The authors applied both methods to temperature recordings from 22 hives, split into two data sets (six hives observed from 2016‑2017 and sixteen hives from early 2020). Three of the hives experienced collapse during the monitoring period. Results show a clear separation of colonies into three zones:

• Stable – Π ≈ 3–4, ΔT ≈ 10 °C. Internal temperature remains tightly bounded within the optimal band despite large swings in T_E.
• Warning – Π ≈ 2–3, ΔT ≈ 6–8 °C. The colony’s thermoregulatory response weakens; temperature fluctuations increase but the hive has not yet failed.
• Collapse – Π < 1.5, ΔT < 5 °C. The hive can no longer buffer external changes; T_H tracks T_E closely, and the standard deviation of T_H becomes proportional to that of T_E.

Empirically, the authors propose thresholds Π < 3.5 and ΔT < 8 °C to trigger a warning, and Π < 1.5 as an imminent‑collapse signal. Cross‑correlation analysis revealed typical response lags of ~1.5 h for the 2016‑2017 set and ~0.5 h for the 2020 set, suggesting seasonal or climatic influences on the speed of thermoregulatory adjustments.

The study’s strengths lie in its simplicity and practicality: only inexpensive temperature sensors are required, and the analysis can be performed with modest computational resources, enabling real‑time monitoring and early‑warning alerts for beekeepers.
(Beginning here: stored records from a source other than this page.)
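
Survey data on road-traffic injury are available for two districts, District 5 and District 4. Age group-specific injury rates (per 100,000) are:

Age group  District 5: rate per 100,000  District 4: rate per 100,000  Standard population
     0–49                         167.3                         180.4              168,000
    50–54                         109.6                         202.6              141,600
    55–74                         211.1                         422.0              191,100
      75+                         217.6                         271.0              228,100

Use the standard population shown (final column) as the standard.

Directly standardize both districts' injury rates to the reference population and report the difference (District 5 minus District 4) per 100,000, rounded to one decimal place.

-93.1

Standard total = 728,800; weights = 0.2305, 0.1943, 0.2622, 0.3130.
District 5: 0.2305×167.3 + 0.1943×109.6 + 0.2622×211.1 + 0.3130×217.6 = 183.3171 per 100,000.
District 4: 0.2305×180.4 + 0.1943×202.6 + 0.2622×422.0 + 0.3130×271.0 = 276.4197 per 100,000.
Difference = 183.3171 − 276.4197 = -93.1025.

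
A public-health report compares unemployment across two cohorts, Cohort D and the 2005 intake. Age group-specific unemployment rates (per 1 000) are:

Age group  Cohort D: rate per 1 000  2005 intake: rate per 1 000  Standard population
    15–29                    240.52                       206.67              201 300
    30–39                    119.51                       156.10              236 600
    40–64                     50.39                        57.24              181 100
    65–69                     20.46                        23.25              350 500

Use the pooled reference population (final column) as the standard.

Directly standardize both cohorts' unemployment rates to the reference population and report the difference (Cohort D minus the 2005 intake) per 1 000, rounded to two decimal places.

-4.19

Standard total = 969 500; weights = 0.2076, 0.2440, 0.1868, 0.3615.
Cohort D: 0.2076×240.52 + 0.2440×119.51 + 0.1868×50.39 + 0.3615×20.46 = 95.9150 per 1 000.
The 2005 intake: 0.2076×206.67 + 0.2440×156.10 + 0.1868×57.24 + 0.3615×23.25 = 100.1044 per 1 000.
Difference = 95.9150 − 100.1044 = -4.1894.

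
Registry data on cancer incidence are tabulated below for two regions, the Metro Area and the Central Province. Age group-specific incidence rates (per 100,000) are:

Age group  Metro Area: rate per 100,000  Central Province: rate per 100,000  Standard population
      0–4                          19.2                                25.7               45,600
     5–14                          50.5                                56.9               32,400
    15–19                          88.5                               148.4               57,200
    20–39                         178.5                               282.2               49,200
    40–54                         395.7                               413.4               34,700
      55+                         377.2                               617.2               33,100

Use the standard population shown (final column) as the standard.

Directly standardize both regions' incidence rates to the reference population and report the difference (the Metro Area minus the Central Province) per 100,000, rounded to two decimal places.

-69.75

Standard total = 252,200; weights = 0.1808, 0.1285, 0.2268, 0.1951, 0.1376, 0.1312.
The Metro Area: 0.1808×19.2 + 0.1285×50.5 + 0.2268×88.5 + 0.1951×178.5 + 0.1376×395.7 + 0.1312×377.2 = 168.8034 per 100,000.
The Central Province: 0.1808×25.7 + 0.1285×56.9 + 0.2268×148.4 + 0.1951×282.2 + 0.1376×413.4 + 0.1312×617.2 = 238.5508 per 100,000.
Difference = 168.8034 − 238.5508 = -69.7473.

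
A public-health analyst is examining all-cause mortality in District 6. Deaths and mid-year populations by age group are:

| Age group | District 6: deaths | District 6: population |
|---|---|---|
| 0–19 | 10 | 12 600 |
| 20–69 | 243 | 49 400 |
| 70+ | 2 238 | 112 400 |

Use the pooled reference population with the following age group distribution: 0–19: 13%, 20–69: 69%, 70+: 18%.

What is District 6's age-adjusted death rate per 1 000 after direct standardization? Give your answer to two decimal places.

Age-specific rates per 1 000 for District 6: 0.794, 4.919, 19.911.
Standard weights: 0.13, 0.69, 0.18.
Standardized rate: 0.1300×0.794 + 0.6900×4.919 + 0.1800×19.911 = 7.0813 per 1 000.

7.08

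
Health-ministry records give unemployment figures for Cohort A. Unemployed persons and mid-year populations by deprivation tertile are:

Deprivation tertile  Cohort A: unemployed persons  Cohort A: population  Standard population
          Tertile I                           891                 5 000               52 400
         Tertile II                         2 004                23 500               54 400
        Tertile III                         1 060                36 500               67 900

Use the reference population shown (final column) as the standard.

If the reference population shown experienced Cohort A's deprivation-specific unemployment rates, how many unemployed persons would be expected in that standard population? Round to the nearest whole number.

15949

Deprivation-specific rates per 1 000 for Cohort A: 178.200, 85.277, 29.041.
Expected unemployed persons = Σ (standard pop × deprivation-specific rate ÷ 1 000)
= 52 400×178.200/1 000 + 54 400×85.277/1 000 + 67 900×29.041/1 000
= 9337.68 + 4639.05 + 1971.89 = 15948.62.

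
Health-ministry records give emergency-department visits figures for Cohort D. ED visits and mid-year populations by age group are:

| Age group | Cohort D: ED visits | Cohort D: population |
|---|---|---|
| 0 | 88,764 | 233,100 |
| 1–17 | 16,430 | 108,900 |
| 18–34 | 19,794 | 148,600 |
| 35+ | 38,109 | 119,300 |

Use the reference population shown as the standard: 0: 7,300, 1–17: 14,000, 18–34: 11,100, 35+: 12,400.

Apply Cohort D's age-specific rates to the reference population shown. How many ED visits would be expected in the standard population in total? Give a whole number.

Age-specific rates per 1,000 for Cohort D: 380.798, 150.872, 133.203, 319.438.
Expected ED visits = Σ (standard pop × age-specific rate ÷ 1,000)
= 7,300×380.798/1,000 + 14,000×150.872/1,000 + 11,100×133.203/1,000 + 12,400×319.438/1,000
= 2779.82 + 2112.21 + 1478.56 + 3961.04 = 10331.63.

10332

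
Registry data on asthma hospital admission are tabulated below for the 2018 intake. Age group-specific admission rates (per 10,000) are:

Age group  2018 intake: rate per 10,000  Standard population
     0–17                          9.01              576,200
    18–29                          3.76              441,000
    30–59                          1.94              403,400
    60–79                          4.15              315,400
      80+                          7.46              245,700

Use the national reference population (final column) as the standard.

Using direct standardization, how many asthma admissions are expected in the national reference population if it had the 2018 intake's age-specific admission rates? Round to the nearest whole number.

Expected asthma admissions = Σ (standard pop × age-specific rate ÷ 10,000)
= 576,200×9.01/10,000 + 441,000×3.76/10,000 + 403,400×1.94/10,000 + 315,400×4.15/10,000 + 245,700×7.46/10,000
= 519.16 + 165.82 + 78.26 + 130.89 + 183.29 = 1077.41.

1077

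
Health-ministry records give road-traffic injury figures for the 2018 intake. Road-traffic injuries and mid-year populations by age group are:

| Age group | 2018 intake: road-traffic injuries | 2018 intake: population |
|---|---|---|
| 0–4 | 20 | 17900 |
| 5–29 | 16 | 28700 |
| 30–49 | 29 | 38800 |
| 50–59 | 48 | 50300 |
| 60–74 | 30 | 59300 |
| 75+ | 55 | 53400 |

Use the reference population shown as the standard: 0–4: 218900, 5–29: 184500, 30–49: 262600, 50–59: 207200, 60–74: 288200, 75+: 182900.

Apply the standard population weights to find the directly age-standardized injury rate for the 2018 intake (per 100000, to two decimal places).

Age-specific rates per 100000 for the 2018 intake: 111.73, 55.75, 74.74, 95.43, 50.59, 103.00.
Standard total = 1344300; weights = 0.1628, 0.1372, 0.1953, 0.1541, 0.2144, 0.1361.
Standardized rate: 0.1628×111.73 + 0.1372×55.75 + 0.1953×74.74 + 0.1541×95.43 + 0.2144×50.59 + 0.1361×103.00 = 80.0133 per 100000.

80.01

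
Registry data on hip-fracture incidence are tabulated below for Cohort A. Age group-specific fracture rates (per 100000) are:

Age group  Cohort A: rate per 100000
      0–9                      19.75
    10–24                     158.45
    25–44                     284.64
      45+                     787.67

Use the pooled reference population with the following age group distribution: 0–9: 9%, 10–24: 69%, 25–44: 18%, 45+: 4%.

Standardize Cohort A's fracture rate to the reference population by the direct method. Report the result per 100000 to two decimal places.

193.85

Standard weights: 0.09, 0.69, 0.18, 0.04.
Standardized rate: 0.0900×19.75 + 0.6900×158.45 + 0.1800×284.64 + 0.0400×787.67 = 193.8500 per 100000.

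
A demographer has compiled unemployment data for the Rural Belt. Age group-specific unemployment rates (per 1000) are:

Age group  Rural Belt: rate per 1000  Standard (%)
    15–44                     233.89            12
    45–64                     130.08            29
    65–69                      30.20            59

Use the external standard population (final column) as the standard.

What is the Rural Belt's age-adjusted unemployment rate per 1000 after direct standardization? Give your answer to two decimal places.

83.61

Standard weights: 0.12, 0.29, 0.59.
Standardized rate: 0.1200×233.89 + 0.2900×130.08 + 0.5900×30.20 = 83.6080 per 1000.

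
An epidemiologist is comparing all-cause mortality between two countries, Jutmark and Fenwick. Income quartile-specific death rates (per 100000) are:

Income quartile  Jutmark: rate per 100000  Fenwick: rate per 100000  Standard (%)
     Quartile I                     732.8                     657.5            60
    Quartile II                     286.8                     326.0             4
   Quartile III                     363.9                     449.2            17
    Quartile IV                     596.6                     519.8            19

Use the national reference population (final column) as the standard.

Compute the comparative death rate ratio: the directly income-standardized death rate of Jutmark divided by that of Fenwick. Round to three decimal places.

Standard weights: 0.60, 0.04, 0.17, 0.19.
Jutmark: 0.6000×732.8 + 0.0400×286.8 + 0.1700×363.9 + 0.1900×596.6 = 626.3690 per 100000.
Fenwick: 0.6000×657.5 + 0.0400×326.0 + 0.1700×449.2 + 0.1900×519.8 = 582.6660 per 100000.
Ratio = 626.3690 ÷ 582.6660 = 1.07501.

1.075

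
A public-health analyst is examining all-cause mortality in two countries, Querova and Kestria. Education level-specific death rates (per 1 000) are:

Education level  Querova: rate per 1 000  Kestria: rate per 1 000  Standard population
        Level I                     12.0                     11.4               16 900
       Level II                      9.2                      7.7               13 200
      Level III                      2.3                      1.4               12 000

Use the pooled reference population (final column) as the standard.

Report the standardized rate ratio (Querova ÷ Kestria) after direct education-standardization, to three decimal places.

Standard total = 42 100; weights = 0.4014, 0.3135, 0.2850.
Querova: 0.4014×12.0 + 0.3135×9.2 + 0.2850×2.3 = 8.3572 per 1 000.
Kestria: 0.4014×11.4 + 0.3135×7.7 + 0.2850×1.4 = 7.3895 per 1 000.
Ratio = 8.3572 ÷ 7.3895 = 1.13095.

1.131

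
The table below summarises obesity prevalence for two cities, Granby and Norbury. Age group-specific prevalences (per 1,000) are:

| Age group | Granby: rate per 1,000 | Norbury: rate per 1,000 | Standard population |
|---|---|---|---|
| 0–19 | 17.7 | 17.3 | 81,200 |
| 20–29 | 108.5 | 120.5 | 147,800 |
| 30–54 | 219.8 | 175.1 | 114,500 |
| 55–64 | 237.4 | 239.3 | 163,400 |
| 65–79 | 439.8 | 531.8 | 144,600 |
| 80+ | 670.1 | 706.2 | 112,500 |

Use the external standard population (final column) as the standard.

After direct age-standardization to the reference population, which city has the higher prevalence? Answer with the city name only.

Norbury

Standard total = 764,000; weights = 0.1063, 0.1935, 0.1499, 0.2139, 0.1893, 0.1473.
Granby: 0.1063×17.7 + 0.1935×108.5 + 0.1499×219.8 + 0.2139×237.4 + 0.1893×439.8 + 0.1473×670.1 = 288.4989 per 1,000.
Norbury: 0.1063×17.3 + 0.1935×120.5 + 0.1499×175.1 + 0.2139×239.3 + 0.1893×531.8 + 0.1473×706.2 = 307.2134 per 1,000.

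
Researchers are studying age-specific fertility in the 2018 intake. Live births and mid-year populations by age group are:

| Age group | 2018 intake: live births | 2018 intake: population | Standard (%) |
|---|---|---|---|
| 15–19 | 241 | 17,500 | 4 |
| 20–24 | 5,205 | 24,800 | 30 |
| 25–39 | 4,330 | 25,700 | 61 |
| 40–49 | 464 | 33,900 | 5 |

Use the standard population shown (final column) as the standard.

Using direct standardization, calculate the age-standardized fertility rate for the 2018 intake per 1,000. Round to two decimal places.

Age-specific rates per 1,000 for the 2018 intake: 13.771, 209.879, 168.482, 13.687.
Standard weights: 0.04, 0.30, 0.61, 0.05.
Standardized rate: 0.0400×13.771 + 0.3000×209.879 + 0.6100×168.482 + 0.0500×13.687 = 166.9733 per 1,000.

166.97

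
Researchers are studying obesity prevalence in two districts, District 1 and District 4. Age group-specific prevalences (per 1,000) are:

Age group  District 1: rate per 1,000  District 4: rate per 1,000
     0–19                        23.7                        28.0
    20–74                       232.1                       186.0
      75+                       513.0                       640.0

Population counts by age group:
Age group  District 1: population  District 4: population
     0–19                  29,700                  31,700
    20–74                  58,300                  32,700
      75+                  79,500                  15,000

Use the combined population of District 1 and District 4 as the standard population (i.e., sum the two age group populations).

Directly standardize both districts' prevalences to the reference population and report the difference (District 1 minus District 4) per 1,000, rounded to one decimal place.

-32.7

Combined standard total = 246,900; weights = 0.2487, 0.3686, 0.3827.
District 1: 0.2487×23.7 + 0.3686×232.1 + 0.3827×513.0 = 287.7877 per 1,000.
District 4: 0.2487×28.0 + 0.3686×186.0 + 0.3827×640.0 = 320.4747 per 1,000.
Difference = 287.7877 − 320.4747 = -32.6870.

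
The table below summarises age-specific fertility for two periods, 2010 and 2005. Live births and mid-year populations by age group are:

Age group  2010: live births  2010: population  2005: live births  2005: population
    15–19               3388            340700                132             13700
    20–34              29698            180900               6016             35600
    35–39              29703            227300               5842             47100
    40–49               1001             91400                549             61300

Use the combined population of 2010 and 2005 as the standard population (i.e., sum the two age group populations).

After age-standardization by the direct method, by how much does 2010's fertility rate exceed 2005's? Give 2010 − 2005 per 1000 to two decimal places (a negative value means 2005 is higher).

1.20

Age-specific rates per 1000 for 2010: 9.944, 164.168, 130.678, 10.952.
For 2005: 9.635, 168.989, 124.034, 8.956.
Combined standard total = 998000; weights = 0.3551, 0.2169, 0.2749, 0.1530.
2010: 0.3551×9.944 + 0.2169×164.168 + 0.2749×130.678 + 0.1530×10.952 = 76.7504 per 1000.
2005: 0.3551×9.635 + 0.2169×168.989 + 0.2749×124.034 + 0.1530×8.956 = 75.5543 per 1000.
Difference = 76.7504 − 75.5543 = 1.1961.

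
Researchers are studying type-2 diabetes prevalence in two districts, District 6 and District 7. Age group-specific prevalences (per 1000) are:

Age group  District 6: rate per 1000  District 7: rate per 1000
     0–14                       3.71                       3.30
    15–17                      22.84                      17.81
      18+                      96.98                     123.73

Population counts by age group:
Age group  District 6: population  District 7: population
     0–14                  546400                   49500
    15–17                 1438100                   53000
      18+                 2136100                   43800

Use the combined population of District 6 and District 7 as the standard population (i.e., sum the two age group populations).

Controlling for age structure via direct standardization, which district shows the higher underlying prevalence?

Combined standard total = 4266900; weights = 0.1397, 0.3495, 0.5109.
District 6: 0.1397×3.71 + 0.3495×22.84 + 0.5109×96.98 = 58.0455 per 1000.
District 7: 0.1397×3.30 + 0.3495×17.81 + 0.5109×123.73 = 69.8966 per 1000.
The crude rates (58.74 vs 44.61) would put District 6 higher, but that reflects its age composition; once standardized to a common age structure, District 7 has the higher underlying rate.

District 7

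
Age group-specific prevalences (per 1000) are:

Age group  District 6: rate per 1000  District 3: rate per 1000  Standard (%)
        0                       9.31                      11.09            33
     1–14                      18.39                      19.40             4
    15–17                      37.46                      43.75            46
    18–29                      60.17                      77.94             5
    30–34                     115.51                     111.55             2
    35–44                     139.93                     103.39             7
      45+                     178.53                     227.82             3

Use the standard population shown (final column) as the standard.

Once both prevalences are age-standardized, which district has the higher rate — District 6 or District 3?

Standard weights: 0.33, 0.04, 0.46, 0.05, 0.02, 0.07, 0.03.
District 6: 0.3300×9.31 + 0.0400×18.39 + 0.4600×37.46 + 0.0500×60.17 + 0.0200×115.51 + 0.0700×139.93 + 0.0300×178.53 = 41.5092 per 1000.
District 3: 0.3300×11.09 + 0.0400×19.40 + 0.4600×43.75 + 0.0500×77.94 + 0.0200×111.55 + 0.0700×103.39 + 0.0300×227.82 = 44.7606 per 1000.

District 3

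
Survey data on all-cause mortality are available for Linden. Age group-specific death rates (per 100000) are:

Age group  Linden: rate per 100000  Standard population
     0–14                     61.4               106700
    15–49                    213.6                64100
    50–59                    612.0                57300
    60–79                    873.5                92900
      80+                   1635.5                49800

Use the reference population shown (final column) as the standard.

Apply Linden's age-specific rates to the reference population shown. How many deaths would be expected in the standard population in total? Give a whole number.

Expected deaths = Σ (standard pop × age-specific rate ÷ 100000)
= 106700×61.4/100000 + 64100×213.6/100000 + 57300×612.0/100000 + 92900×873.5/100000 + 49800×1635.5/100000
= 65.51 + 136.92 + 350.68 + 811.48 + 814.48 = 2179.07.

2179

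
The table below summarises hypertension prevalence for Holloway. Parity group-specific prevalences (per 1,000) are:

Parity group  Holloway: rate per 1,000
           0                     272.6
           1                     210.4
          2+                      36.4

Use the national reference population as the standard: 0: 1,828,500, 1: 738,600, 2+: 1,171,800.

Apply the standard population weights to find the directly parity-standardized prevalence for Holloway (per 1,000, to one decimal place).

186.3

Standard total = 3,738,900; weights = 0.4890, 0.1975, 0.3134.
Standardized rate: 0.4890×272.6 + 0.1975×210.4 + 0.3134×36.4 = 186.2858 per 1,000.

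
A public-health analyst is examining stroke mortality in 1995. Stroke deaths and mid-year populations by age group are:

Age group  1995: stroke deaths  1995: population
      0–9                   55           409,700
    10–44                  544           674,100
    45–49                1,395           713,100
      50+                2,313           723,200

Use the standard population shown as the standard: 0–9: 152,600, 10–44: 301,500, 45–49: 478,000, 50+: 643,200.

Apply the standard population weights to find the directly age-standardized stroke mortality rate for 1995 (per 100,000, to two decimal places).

Age-specific rates per 100,000 for 1995: 13.42, 80.70, 195.62, 319.83.
Standard total = 1,575,300; weights = 0.0969, 0.1914, 0.3034, 0.4083.
Standardized rate: 0.0969×13.42 + 0.1914×80.70 + 0.3034×195.62 + 0.4083×319.83 = 206.6921 per 100,000.

206.69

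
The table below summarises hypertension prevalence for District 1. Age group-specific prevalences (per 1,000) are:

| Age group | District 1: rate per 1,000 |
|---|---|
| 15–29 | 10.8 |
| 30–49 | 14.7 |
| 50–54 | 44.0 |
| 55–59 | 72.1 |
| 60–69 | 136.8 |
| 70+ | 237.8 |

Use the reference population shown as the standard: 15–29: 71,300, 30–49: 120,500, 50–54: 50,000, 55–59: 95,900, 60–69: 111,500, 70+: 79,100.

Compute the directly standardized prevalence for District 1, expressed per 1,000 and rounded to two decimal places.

Standard total = 528,300; weights = 0.1350, 0.2281, 0.0946, 0.1815, 0.2111, 0.1497.
Standardized rate: 0.1350×10.8 + 0.2281×14.7 + 0.0946×44.0 + 0.1815×72.1 + 0.2111×136.8 + 0.1497×237.8 = 86.5398 per 1,000.

86.54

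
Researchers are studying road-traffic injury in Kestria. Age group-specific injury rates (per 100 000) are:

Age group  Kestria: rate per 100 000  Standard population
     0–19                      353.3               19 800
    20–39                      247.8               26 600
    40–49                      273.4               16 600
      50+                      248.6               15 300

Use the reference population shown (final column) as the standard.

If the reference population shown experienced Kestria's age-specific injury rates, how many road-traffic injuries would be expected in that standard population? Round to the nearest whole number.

Expected road-traffic injuries = Σ (standard pop × age-specific rate ÷ 100 000)
= 19 800×353.3/100 000 + 26 600×247.8/100 000 + 16 600×273.4/100 000 + 15 300×248.6/100 000
= 69.95 + 65.91 + 45.38 + 38.04 = 219.29.

219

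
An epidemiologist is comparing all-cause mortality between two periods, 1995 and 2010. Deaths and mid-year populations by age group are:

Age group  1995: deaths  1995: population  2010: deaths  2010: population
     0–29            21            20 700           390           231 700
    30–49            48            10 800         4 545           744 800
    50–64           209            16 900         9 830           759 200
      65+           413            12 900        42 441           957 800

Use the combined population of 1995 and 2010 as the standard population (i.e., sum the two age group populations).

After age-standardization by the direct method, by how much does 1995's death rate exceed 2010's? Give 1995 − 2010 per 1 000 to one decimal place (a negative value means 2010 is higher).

-5.0

Age-specific rates per 1 000 for 1995: 1.014, 4.444, 12.367, 32.016.
For 2010: 1.683, 6.102, 12.948, 44.311.
Combined standard total = 2 754 800; weights = 0.0916, 0.2743, 0.2817, 0.3524.
1995: 0.0916×1.014 + 0.2743×4.444 + 0.2817×12.367 + 0.3524×32.016 = 16.0773 per 1 000.
2010: 0.0916×1.683 + 0.2743×6.102 + 0.2817×12.948 + 0.3524×44.311 = 21.0894 per 1 000.
Difference = 16.0773 − 21.0894 = -5.0122.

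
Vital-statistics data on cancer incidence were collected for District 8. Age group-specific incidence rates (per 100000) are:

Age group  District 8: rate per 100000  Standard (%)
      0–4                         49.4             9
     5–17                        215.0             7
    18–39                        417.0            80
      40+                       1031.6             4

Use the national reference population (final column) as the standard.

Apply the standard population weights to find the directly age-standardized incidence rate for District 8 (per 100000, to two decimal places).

394.36

Standard weights: 0.09, 0.07, 0.80, 0.04.
Standardized rate: 0.0900×49.4 + 0.0700×215.0 + 0.8000×417.0 + 0.0400×1031.6 = 394.3600 per 100000.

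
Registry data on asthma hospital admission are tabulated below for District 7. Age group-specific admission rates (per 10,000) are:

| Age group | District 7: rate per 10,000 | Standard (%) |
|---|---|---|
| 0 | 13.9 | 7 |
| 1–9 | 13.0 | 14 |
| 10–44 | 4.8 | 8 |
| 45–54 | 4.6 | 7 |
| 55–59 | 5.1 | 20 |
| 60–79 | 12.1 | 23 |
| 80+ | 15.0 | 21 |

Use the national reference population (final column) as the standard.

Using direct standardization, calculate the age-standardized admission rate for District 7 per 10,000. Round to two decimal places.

Standard weights: 0.07, 0.14, 0.08, 0.07, 0.20, 0.23, 0.21.
Standardized rate: 0.0700×13.9 + 0.1400×13.0 + 0.0800×4.8 + 0.0700×4.6 + 0.2000×5.1 + 0.2300×12.1 + 0.2100×15.0 = 10.4520 per 10,000.

10.45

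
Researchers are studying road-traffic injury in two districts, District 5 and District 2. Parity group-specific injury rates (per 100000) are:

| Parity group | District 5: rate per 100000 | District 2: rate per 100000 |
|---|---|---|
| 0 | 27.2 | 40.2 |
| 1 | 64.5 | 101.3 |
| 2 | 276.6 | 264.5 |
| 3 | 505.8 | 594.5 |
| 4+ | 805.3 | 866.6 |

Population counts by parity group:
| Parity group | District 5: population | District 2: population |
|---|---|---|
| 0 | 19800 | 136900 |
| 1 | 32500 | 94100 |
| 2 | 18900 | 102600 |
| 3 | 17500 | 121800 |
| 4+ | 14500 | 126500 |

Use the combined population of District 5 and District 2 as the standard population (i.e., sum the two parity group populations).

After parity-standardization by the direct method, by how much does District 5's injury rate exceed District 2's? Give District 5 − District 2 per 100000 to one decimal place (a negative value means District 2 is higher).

Combined standard total = 685100; weights = 0.2287, 0.1848, 0.1773, 0.2033, 0.2058.
District 5: 0.2287×27.2 + 0.1848×64.5 + 0.1773×276.6 + 0.2033×505.8 + 0.2058×805.3 = 335.7759 per 100000.
District 2: 0.2287×40.2 + 0.1848×101.3 + 0.1773×264.5 + 0.2033×594.5 + 0.2058×866.6 = 374.0551 per 100000.
Difference = 335.7759 − 374.0551 = -38.2791.

-38.3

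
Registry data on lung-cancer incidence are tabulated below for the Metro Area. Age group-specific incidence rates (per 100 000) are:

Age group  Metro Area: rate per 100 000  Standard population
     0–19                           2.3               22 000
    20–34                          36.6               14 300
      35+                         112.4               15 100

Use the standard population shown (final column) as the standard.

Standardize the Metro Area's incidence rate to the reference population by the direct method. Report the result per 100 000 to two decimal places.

44.19

Standard total = 51 400; weights = 0.4280, 0.2782, 0.2938.
Standardized rate: 0.4280×2.3 + 0.2782×36.6 + 0.2938×112.4 = 44.1872 per 100 000.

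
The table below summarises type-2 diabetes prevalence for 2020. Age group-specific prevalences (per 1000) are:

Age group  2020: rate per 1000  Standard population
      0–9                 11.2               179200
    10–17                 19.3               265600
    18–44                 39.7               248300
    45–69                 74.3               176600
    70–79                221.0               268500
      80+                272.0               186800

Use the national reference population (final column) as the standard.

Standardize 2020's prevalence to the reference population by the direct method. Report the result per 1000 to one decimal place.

105.9

Standard total = 1325000; weights = 0.1352, 0.2005, 0.1874, 0.1333, 0.2026, 0.1410.
Standardized rate: 0.1352×11.2 + 0.2005×19.3 + 0.1874×39.7 + 0.1333×74.3 + 0.2026×221.0 + 0.1410×272.0 = 105.8567 per 1000.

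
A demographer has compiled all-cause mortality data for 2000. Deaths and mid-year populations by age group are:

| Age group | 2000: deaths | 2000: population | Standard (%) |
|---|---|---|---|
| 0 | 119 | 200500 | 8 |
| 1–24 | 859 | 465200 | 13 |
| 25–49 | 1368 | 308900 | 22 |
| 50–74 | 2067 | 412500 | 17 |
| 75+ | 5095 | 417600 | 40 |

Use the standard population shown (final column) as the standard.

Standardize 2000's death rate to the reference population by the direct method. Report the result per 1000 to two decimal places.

Age-specific rates per 1000 for 2000: 0.594, 1.847, 4.429, 5.011, 12.201.
Standard weights: 0.08, 0.13, 0.22, 0.17, 0.40.
Standardized rate: 0.0800×0.594 + 0.1300×1.847 + 0.2200×4.429 + 0.1700×5.011 + 0.4000×12.201 = 6.9939 per 1000.

6.99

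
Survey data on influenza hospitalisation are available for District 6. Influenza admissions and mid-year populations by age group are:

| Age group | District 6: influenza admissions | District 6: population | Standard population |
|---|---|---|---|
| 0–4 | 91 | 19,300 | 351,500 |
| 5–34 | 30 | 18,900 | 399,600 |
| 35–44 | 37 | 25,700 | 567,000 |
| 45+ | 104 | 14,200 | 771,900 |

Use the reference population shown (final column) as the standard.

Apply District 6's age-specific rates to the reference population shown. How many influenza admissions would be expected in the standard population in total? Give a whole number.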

Compared with weight‑based, image‑processing, or complex population‑dynamics models, this approach dramatically reduces data acquisition and processing burdens while still delivering actionable insights.

Limitations include sensitivity to sensor placement (internal vs. peripheral readings), the fact that Π and ΔT capture only temperature‑related stress and may not directly reflect other stressors such as parasites, pesticides, or nutritional deficits, and the need for additional criteria to distinguish seasonal low‑Π periods (e.g., winter) from genuine health decline.

In conclusion, the paper demonstrates that temperature time‑series, when analyzed through the proposed susceptibility metrics, provide a robust, low‑cost diagnostic tool for honey‑bee colony health. The three‑tier status scale (stable, warning, collapse) can be implemented with minimal hardware and offers a promising avenue for scalable, non‑invasive hive monitoring. Future work should integrate these temperature metrics with other sensor modalities (e.g., acoustic, weight, humidity) and validate the approach across diverse climatic regions and management practices.